Entering edit mode
9.9 years ago
Affan
▴
310
I have a position frequency matrix which I want to convert to a frequency weight matrix using the PWM() function of BioConductor in R.
The PFM is
A 271 342 445 1017 547 648 673 722 660 935 793 531
C 262 673 316 155 80 54 70 90 67 55 88 100
G 98 83 75 58 43 41 56 126 254 539 443 220
T 532 468 872 597 1046 891 991 855 879 267 412 153
M 0 0 0 0 0 0 0 0 0 0 0 0
R 0 0 0 0 0 0 0 0 0 0 0 0
W 0 0 0 0 0 0 0 0 0 0 0 0
S 0 0 0 0 0 0 0 0 0 0 0 0
Y 0 0 0 0 0 0 0 0 0 0 0 0
K 0 0 0 0 0 0 0 0 0 0 0 0
V 0 0 0 0 0 0 0 0 0 0 0 0
H 0 0 0 0 0 0 0 0 0 0 0 0
D 0 0 0 0 0 0 0 0 0 0 0 0
B 0 0 0 0 0 0 0 0 0 0 0 0
N 0 0 0 0 0 0 0 0 0 0 0 0
- 712 309 167 48 159 241 85 82 15 79 139 871
+ 0 0 0 0 0 0 0 0 0 0 0 0
. 0 0 0 0 0 0 0 0 0 0 0 0
So now, the problem is that I have counts of "-" which came from the gapped alignment (done using ClustalW).

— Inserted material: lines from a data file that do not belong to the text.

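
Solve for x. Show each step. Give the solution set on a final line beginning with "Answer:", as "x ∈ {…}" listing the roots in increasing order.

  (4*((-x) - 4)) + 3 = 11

Step 1. [(4*((-x) - 4)) + 3 = 11] subtract 3: x sits inside (… + 3), so sub: 4*((-x) - 4) = 8.
Step 2. [4*((-x) - 4) = 8] 4·(inner) — divide through by 4, so div: (-x) - 4 = 2.
Step 3. [(-x) - 4 = 2] the outer -4 inverts by adding 4, so sub: -x = 6.
Step 4. [-x = 6] LHS negated; negate both sides ⇒ neg: x = -6.

Answer: x ∈ {-6}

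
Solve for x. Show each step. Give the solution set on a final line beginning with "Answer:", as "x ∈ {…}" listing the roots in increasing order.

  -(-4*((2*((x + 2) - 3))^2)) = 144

Step 1. [-(-4*((2*((x + 2) - 3))^2)) = 144] leading − — multiply by −1, so neg: -4*((2*((x + 2) - 3))^2) = -144.
Step 2. [-4*((2*((x + 2) - 3))^2) = -144] -4·(inner) — divide through by -4, so div: (2*((x + 2) - 3))^2 = 36.
Step 3. [(2*((x + 2) - 3))^2 = 36] LHS squared, RHS 36 ≥ 0: apply √ (±) ⇒ sqrt: 2*((x + 2) - 3) = 6 or -6.
Step 4. [2*((x + 2) - 3) = 6 or -6] divide by the outer 2, so div: (x + 2) - 3 = 3 or -3.
Step 5. [(x + 2) - 3 = 3 or -3] 3 comes off first (add 3). So sub: x + 2 = 6 or 0.
Step 6. [x + 2 = 6 or 0] subtract 2: x sits inside (… + 2). So sub: x = 4 or -2.

Answer: x ∈ {-2, 4}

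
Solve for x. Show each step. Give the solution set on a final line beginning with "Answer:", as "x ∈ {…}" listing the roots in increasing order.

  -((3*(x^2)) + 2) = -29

Step 1. [-((3*(x^2)) + 2) = -29] flip signs both sides. So neg: (3*(x^2)) + 2 = 29.
Step 2. [(3*(x^2)) + 2 = 29] 2 comes off first (subtract 2) ⇒ sub: 3*(x^2) = 27.
Step 3. [3*(x^2) = 27] leading coefficient 3: divide by 3. So div: x^2 = 9.
Step 4. [x^2 = 9] LHS squared, RHS 9 ≥ 0: apply √ (±), so sqrt: x = 3 or -3.

Answer: x ∈ {-3, 3}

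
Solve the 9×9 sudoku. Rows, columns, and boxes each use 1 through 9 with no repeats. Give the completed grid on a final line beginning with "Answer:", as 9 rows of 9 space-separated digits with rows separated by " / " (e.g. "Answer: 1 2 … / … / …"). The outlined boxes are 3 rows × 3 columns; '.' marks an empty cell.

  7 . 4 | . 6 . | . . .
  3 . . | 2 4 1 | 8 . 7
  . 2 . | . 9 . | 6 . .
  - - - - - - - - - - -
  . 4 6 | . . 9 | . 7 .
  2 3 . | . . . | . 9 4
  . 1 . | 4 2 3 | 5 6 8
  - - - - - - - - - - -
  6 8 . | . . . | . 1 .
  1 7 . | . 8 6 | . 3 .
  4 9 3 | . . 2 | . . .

Step 1. [r1c2∈{5}] r1c2 has the single candidate 5 ⇒ r1c2=5.
Step 2. [r5c7∈{1}] r5c7 is down to just 1. So r5c7=1.
Step 3. [r1c6∈{8}] r1c6 is down to just 8 ⇒ r1c6=8.
Step 4. [r1c4∈{3}] r1c4's peers cover all but 3 ⇒ r1c4=3.
Step 5. [r4c1∈{5,8}] col 1 places 5 nowhere but r4c1. So r4c1=5.
Step 6. [r3c9∈{1,3,5}] in row 3, 3 fits only at r3c9, so r3c9=3.
Step 7. [r4c9∈{2}] nothing but 2 survives at r4c9 ⇒ r4c9=2.
Step 8. [r5c4∈{5,6,7,8}] row 5 places 6 nowhere but r5c4 ⇒ r5c4=6.
Step 9. [r8c7∈{2,4,9}] row 8 places 4 nowhere but r8c7 ⇒ r8c7=4.
Step 10. [r7c7∈{2,7,9}] in box 9, 2 fits only at r7c7. So r7c7=2.
Step 11. [r7c3∈{5}] r7c3 is down to just 5, so r7c3=5.
Step 12. [r7c9∈{9}] r7c9 has the single candidate 9, so r7c9=9.
Step 13. [r7c4∈{7}] r7c4 is down to just 7, so r7c4=7.
Step 14. [r3c4∈{5}] r3c4 is down to just 5. So r3c4=5.
Step 15. [r9c5∈{1,5}] across box 8, 5 lands solely at r9c5. So r9c5=5.
Step 16. [r5c3∈{7,8}] row 5 places 8 nowhere but r5c3. So r5c3=8.
Step 17. [r4c5∈{1}] nothing but 1 survives at r4c5, so r4c5=1.
Step 18. [r3c6∈{7}] nothing but 7 survives at r3c6. So r3c6=7.
Step 19. [r2c3∈{9}] r2c3's peers cover all but 9. So r2c3=9.
Step 20. [r1c8∈{2}] r1c8 is down to just 2 ⇒ r1c8=2.
Step 21. [r5c5∈{7}] r5c5's peers cover all but 7 ⇒ r5c5=7.
Step 22. [r1c9∈{1}] only 1 remains possible at r1c9, so r1c9=1.
Step 23. [r3c8∈{4}] r3c8 has the single candidate 4 ⇒ r3c8=4.
Step 24. [r7c5∈{3}] only 3 remains possible at r7c5. So r7c5=3.
Step 25. [r9c4∈{1}] r9c4 has the single candidate 1. So r9c4=1.
Step 26. [r3c1∈{8}] only 8 remains possible at r3c1 ⇒ r3c1=8.
Step 27. [r9c7∈{7}] r9c7 has the single candidate 7, so r9c7=7.
Step 28. [r5c6∈{5}] nothing but 5 survives at r5c6, so r5c6=5.
Step 29. [r7c6∈{4}] r7c6's peers cover all but 4. So r7c6=4.
Step 30. [r4c4∈{8}] nothing but 8 survives at r4c4. So r4c4=8.
Step 31. [r9c8∈{8}] r9c8's peers cover all but 8, so r9c8=8.
Step 32. [r8c4∈{9}] r8c4's peers cover all but 9 ⇒ r8c4=9.
Step 33. [r8c9∈{5}] r8c9 is down to just 5, so r8c9=5.
Step 34. [r9c9∈{6}] only 6 remains possible at r9c9 ⇒ r9c9=6.
Step 35. [r3c3∈{1}] r3c3's peers cover all but 1, so r3c3=1.
Step 36. [r1c7∈{9}] r1c7's peers cover all but 9. So r1c7=9.
Step 37. [r2c2∈{6}] only 6 remains possible at r2c2, so r2c2=6.
Step 38. [r8c3∈{2}] nothing but 2 survives at r8c3. So r8c3=2.
Step 39. [r2c8∈{5}] only 5 remains possible at r2c8 ⇒ r2c8=5.
Step 40. [r6c3∈{7}] r6c3's peers cover all but 7. So r6c3=7.
Step 41. [r6c1∈{9}] r6c1 has the single candidate 9, so r6c1=9.
Step 42. [r4c7∈{3}] r4c7's peers cover all but 3, so r4c7=3.

Answer: 7 5 4 3 6 8 9 2 1 / 3 6 9 2 4 1 8 5 7 / 8 2 1 5 9 7 6 4 3 / 5 4 6 8 1 9 3 7 2 / 2 3 8 6 7 5 1 9 4 / 9 1 7 4 2 3 5 6 8 / 6 8 5 7 3 4 2 1 9 / 1 7 2 9 8 6 4 3 5 / 4 9 3 1 5 2 7 8 6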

Now my main question is that would it be okay for me to redistribute the counts of "-" equally to the rest of the bases? I've also heard the suggestion of ignoring the "-" row and just using the PFM as the PWM. What would be a better solution for research? I believe I can redistribute the counts and be okay.